A relação da sociedade com os animais mudou consoante as épocas, os locais e, claro está, os indivíduos. Na nossa sociedade actual existe um pouco de tudo, desde os que respeitam todas as formas de vida aos que traduzem a sua violência sobre os que não se podem defender. A lei é contraditória pois embora reconheça alguns direitos aos animais, ao mesmo tempo trata-os como meros objectos transaccionáveis e de valor relativo. Quando se procura fazer valer os poucos direitos dos animais a pouca legislação que existe quase nunca é realmente aplicada. E é neste triste estado de coisas, em que vivemos e em que vão sobrevivendo os animais de companhia.
Se todos os donos assumissem as reais responsabilidades para com os seus animais acredito que em pouco tempo o problema com os animais abandonados e sem dono estaria resolvido. Um animal de estimação necessita de:
- Um espaço onde viver. De preferência com uma área que lhe permita fazer exercício ou então que seja passeado com frequência. Algum conforto nas suas instalações, um sítio seco e que proteja do frio e do calor excessivos onde se possa abrigar;
- Comida adequada em quantidade e qualidade a todas as fases da sua vida, água fresca sempre disponível;
- Desparasitação, vacinação e tratamentos veterinários adequados;
- Controlo adequado da reprodução;
- Tempo, paciência, amor, compreensão, empatia e educação.
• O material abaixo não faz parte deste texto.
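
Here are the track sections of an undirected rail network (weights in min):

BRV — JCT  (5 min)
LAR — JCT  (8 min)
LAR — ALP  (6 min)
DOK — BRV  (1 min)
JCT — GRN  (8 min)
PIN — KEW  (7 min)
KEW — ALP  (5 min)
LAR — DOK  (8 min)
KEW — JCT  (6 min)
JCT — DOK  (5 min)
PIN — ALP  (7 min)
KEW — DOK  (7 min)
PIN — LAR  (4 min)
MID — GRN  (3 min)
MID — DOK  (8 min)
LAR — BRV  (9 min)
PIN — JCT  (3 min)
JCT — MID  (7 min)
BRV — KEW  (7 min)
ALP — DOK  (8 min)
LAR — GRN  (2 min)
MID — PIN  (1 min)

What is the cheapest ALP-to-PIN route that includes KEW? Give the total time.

Best ALP to KEW: ALP → KEW costing 5
Shortest KEW→PIN: KEW → PIN = 7
Total via KEW: 5 + 7 = 12 min.

12 min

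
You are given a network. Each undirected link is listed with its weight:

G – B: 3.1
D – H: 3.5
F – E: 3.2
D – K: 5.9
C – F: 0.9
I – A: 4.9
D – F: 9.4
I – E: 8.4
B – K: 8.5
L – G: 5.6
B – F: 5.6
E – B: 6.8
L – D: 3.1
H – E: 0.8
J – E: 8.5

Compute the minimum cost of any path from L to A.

Candidate routes:
L → G → B → F → E → I → A: 5.6+3.1+5.6+3.2+8.4+4.9 = 30.8
L → D → F → E → I → A: 3.1+9.4+3.2+8.4+4.9 = 29
L → G → B → E → I → A: 5.6+3.1+6.8+8.4+4.9 = 28.8
L → D → H → E → I → A: 3.1+3.5+0.8+8.4+4.9 = 20.7
The minimum is 20.7 via L → D → H → E → I → A.

20.7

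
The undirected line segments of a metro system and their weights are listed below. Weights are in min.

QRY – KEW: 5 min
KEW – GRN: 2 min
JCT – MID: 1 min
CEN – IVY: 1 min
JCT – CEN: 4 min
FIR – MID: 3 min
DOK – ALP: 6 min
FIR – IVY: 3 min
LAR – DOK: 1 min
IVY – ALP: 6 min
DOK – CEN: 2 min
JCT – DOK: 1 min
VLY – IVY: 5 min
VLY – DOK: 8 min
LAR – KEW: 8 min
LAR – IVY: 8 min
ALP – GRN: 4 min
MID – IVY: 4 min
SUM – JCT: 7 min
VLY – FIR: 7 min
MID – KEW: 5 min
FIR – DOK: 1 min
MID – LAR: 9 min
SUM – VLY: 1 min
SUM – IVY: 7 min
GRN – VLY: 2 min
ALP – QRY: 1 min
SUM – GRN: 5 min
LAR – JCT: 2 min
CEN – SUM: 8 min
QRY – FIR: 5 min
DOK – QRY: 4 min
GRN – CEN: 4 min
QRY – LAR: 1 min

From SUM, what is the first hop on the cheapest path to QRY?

Compare a few routes:
SUM–VLY–GRN–ALP–QRY: 1+2+4+1 = 8
SUM–JCT–LAR–QRY: 7+2+1 = 10
Cheapest is SUM–VLY–GRN–ALP–QRY at 8 min.
So from SUM the first move is to VLY.

VLY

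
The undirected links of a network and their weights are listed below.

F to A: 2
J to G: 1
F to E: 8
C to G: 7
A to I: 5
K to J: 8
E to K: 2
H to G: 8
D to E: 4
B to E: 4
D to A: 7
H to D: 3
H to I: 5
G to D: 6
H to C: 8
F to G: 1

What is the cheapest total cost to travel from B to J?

Candidate routes:
B–E–K–J: 4+2+8 = 14
B–E–D–A–F–G–J: 4+4+7+2+1+1 = 19
B–E–D–G–J: 4+4+6+1 = 15
Cheapest is B–E–K–J at 14.

14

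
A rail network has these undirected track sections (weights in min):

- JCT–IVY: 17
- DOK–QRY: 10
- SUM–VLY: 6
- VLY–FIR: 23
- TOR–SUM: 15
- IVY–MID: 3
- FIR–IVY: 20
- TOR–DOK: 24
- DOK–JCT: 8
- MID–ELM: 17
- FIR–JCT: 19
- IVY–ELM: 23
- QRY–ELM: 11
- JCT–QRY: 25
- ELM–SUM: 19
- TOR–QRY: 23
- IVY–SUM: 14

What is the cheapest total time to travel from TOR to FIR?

44 min

Settle nodes by increasing distance from TOR:
TOR: 0
SUM: 15  (via TOR)
VLY: 21  (via SUM)
QRY: 23  (via TOR)
DOK: 24  (via TOR)
IVY: 29  (via SUM)
MID: 32  (via IVY)
JCT: 32  (via DOK)
ELM: 34  (via SUM)
FIR: 44  (via VLY)
Shortest route: TOR → SUM → VLY → FIR = 44 min.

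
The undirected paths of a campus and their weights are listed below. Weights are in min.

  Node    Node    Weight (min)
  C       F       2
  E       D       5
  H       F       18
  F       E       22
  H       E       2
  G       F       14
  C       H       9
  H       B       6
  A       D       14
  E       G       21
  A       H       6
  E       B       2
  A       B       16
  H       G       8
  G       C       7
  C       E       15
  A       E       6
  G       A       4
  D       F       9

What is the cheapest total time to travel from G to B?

Running Dijkstra from G:
G: 0
A: 4  (via G)
C: 7  (via G)
H: 8  (via G)
F: 9  (via C)
E: 10  (via A)
B: 12  (via E)
Shortest route: G → A → E → B = 12 min.

12 min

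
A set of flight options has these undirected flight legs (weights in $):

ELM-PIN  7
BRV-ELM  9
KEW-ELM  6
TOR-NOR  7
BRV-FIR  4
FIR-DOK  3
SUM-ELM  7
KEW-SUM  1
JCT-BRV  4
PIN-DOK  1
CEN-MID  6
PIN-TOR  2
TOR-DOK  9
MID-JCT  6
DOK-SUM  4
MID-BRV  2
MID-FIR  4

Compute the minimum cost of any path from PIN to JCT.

$12

Running Dijkstra from PIN:
PIN: 0
DOK: 1  (via PIN)
TOR: 2  (via PIN)
FIR: 4  (via DOK)
SUM: 5  (via DOK)
KEW: 6  (via SUM)
ELM: 7  (via PIN)
MID: 8  (via FIR)
BRV: 8  (via FIR)
NOR: 9  (via TOR)
JCT: 12  (via BRV)
Shortest route: PIN–DOK–FIR–BRV–JCT = $12.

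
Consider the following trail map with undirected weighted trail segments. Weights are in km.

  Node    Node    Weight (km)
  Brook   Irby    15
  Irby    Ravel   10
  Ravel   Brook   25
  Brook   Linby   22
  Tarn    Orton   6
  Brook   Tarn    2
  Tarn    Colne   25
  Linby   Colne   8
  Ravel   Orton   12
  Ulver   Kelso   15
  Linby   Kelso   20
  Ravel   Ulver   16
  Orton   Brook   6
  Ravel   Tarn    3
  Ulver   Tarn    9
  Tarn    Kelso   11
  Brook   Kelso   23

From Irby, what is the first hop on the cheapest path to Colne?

Ravel

Compare a few routes:
Irby–Brook–Tarn–Colne: 15+2+25 = 42
Irby–Ravel–Tarn–Colne: 10+3+25 = 38
Cheapest is Irby–Ravel–Tarn–Colne at 38 km.
So from Irby the first move is to Ravel.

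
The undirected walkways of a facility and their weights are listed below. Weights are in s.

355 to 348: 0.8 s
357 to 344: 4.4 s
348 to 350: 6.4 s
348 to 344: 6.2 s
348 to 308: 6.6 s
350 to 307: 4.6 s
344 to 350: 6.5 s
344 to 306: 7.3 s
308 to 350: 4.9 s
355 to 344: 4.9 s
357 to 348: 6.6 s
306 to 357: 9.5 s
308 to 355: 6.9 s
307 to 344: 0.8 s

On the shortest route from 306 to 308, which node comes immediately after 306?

344

Compare a few routes:
306–344–355–308: 7.3+4.9+6.9 = 19.1
306–344–355–348–308: 7.3+4.9+0.8+6.6 = 19.6
306–344–307–350–308: 7.3+0.8+4.6+4.9 = 17.6
306–344–350–308: 7.3+6.5+4.9 = 18.7
Cheapest is 306–344–307–350–308 at 17.6 s.
So from 306 the first move is to 344.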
Um animal não é certamente um objecto inanimado que pode ser descartado sem pesos na consciência ou com falsas lágrimas. Também não é um resíduo sólido como o costumam considerar as autarquias. Quando a vida se complica devem procurar-se soluções para nós e para os seres que de nós dependem, abandonar nunca deveria ser sequer uma opção. Ao adoptar um lindo gatinho e cachorrinho deve-se pensar que eles podem durar até 20 anos. Que precisam de investimento a vários níveis. Que tal como têm uma juventude terão uma velhice. Que exigem atenção e tempo. São seres vivos, podem não pensar, mas certamente sentem e não merecem sofrer o abandono.